Diálogo com uma pintura

Manuel Augusto Araújo

O terramoto de 1755 teve repercussões no mundo filosófico, científico e político

O Museu Nacional de Arte Antiga tem sempre motivos para ser visitado. Não só pelas suas colecções permanentes, merecedoras de serem (re)visitadas mas também pelas suas exposições temporárias.

Na semana passada foi inaugurada a exposição Anatomia de uma Pintura, sobre O Terramoto de 1755, de João Glama Stöberle, um dos mais meritórios pintores do barroco português.

A importância dessa pintura ultrapassa-a. O terramoto de 1755, uma catástrofe que destruiu Lisboa, ecoou por toda a Europa com enormes repercussões no mundo filosófico, científico e político. Aconteceu numa época de grandes transformações sociais quando o iluminismo e o capitalismo lançavam as bases das sociedades modernas nalguns países da Europa Ocidental.

Os primeiros embates em Portugal foram entre os jesuítas e o Marquês de Pombal. Os jesuítas dominavam o país espiritual e temporalmente. Controlavam o ensino, opondo-se às reformas do marquês que introduziam a investigação experimental e as ciências da natureza de acordo com os padrões científicos mais avançados na Europa. O jesuíta Malagrida escreveu um panfleto «Juízo da Verdadeira Causa do Terramoto» em que atribuía a catástrofe a um castigo de Deus pelas políticas do reino, ameaçando quem não contribuísse generosamente para os cofres religiosos com novos castigos divinos. Contrariava frontalmente o Marquês de Pombal que tinha proclamado que o sismo era um fenómeno natural, não tinha nada de religioso. O embate era político, acabaria com a expulsão dos jesuítas, o reforço dos poderes do marquês. No estrangeiro o debate era sobretudo filosófico. Rousseau e Kant procuraram explicações científicas para o sucedido, destruindo as especulações religiosas. Voltaire no «Poema sobre o Desastre de Lisboa» refuta as teorias de Poppe e Leibnitz de o terramoto ser uma consequência inelutável da natureza humana submetida à justiça de Deus. Em «Cândido ou o Optimismo» faz desembarcar os protagonistas, Cândido e o seu mestre Dr. Pangloss, em Lisboa no dia do terramoto. O jovem acredita que é o Dia do Juízo Final, o mestre uma questão vulcânica.

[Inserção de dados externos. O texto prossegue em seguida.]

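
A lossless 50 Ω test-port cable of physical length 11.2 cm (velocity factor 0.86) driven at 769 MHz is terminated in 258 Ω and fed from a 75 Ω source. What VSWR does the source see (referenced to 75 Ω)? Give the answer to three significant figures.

λ = v/f = 0.86·c / 769 MHz = 0.336 m
βl = 2π·l/λ = 2π × 0.334 = 120°
tan(βl) = -1.72
Z_in = Z_0·(Z_L + jZ_0·tanβl)/(Z_0 + jZ_L·tanβl) = 12.8 + j27.6 Ω
Γ_s = (Z_in − Z_s)/(Z_in + Z_s) = (-62.2 + j27.6)/(87.8 + j27.6), |Γ_s| = 0.739
VSWR = (1 + |Γ_s|)/(1 − |Γ_s|)

VSWR ≈ 6.67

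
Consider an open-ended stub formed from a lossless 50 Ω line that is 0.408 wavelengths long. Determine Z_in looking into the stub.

Z_in ≈ +j76.6 Ω

βl = 2π × 0.408 = 147°
tan(βl) = -0.652
For an open-ended stub, Z_in = −jZ_0·cot(βl) = −jZ_0/tan(βl)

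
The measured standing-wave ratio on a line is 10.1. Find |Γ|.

|Γ| = (S − 1)/(S + 1) = (10.1 − 1)/(10.1 + 1) = 9.1/11.1

|Γ| ≈ 0.82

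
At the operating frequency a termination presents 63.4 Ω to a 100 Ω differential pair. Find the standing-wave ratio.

Γ = (63.4 − 100)/(63.4 + 100) = -0.224
VSWR = (1 + 0.224)/(1 − 0.224)

VSWR ≈ 1.58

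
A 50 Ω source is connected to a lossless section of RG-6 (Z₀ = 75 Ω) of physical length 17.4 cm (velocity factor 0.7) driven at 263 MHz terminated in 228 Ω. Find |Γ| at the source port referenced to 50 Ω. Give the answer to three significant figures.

|Γ| ≈ 0.364

λ = v/f = 0.7·c / 263 MHz = 0.798 m
βl = 2π·l/λ = 2π × 0.218 = 78.4°
tan(βl) = 4.89
Z_in = Z_0·(Z_L + jZ_0·tanβl)/(Z_0 + jZ_L·tanβl) = 25.6 − j13.6 Ω
Γ_s = (Z_in − Z_s)/(Z_in + Z_s) = (-24.4 − j13.6)/(75.6 − j13.6), |Γ_s| = 0.364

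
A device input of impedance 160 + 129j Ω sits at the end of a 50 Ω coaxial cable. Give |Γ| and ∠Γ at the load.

Γ = (Z_L − Z_0)/(Z_L + Z_0) = (110 + j129)/(210 + j129)
|Γ| = 170/246 = 0.688

Γ ≈ 0.688 ∠ 18°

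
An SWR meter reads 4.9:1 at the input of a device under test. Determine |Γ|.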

Nas artes visuais a iconografia é praticamente O Terramoto de 1755 de João Glama e as gravuras de Jacques-Philipe Le Bas, sobre desenhos de Pedegache.

Obra inacabada

A pintura de João Glama é uma obra inacabada depois de trinta e seis anos de trabalho. É uma panorâmica de todas as catástrofes que destruíram Lisboa. Pessoas de todas as condições sociais, abismam-se com o tremor de terra, os incêndios, o maremoto. São mortos, moribundos, gente aterrorizada a socorrer os sobreviventes, num cenário de ruínas.

O quadro restaurado por Teresa Serra e Moura, técnica de restauro do MNAA, que dada a escassez das figurações tem sido o mais utilizado para o representar o terramoto, está em exposição na Sala do Tecto Pintado, apoiado num profundo e esclarecedor estudo de Alexandra Markl e Celina Bastos que determinaram que o pintor se encontrava em Lisboa, na Igreja das Chagas tendo fugido para um descampado onde está agora localizada a Associação Nacional de Farmácias. Em tantos anos de trabalho Glama vai mudando perspectivas e personagens, como as análises de raio-X revelaram. Provavelmente o impacto do terramoto em Portugal e no mundo conduzem-no a alterações que não sendo substantivas não deixam de ser relevantes.

A exposição intitula-se Anatomia de um Quadro. De facto o trabalho realizado pelas historiadoras e pela técnica de restauro, a documentação reunida e sistematizada pela primeira vez dá nova perspectiva a essa pintura e à vasta obra de João Glama. Uma exposição que pode ser visitada até 27 de Maio onde vale ir para se perceber os labirintos da arte e as questões com que os artistas se confrontam, por vezes tão vastas que o pintor fica incapaz de acabar um trabalho.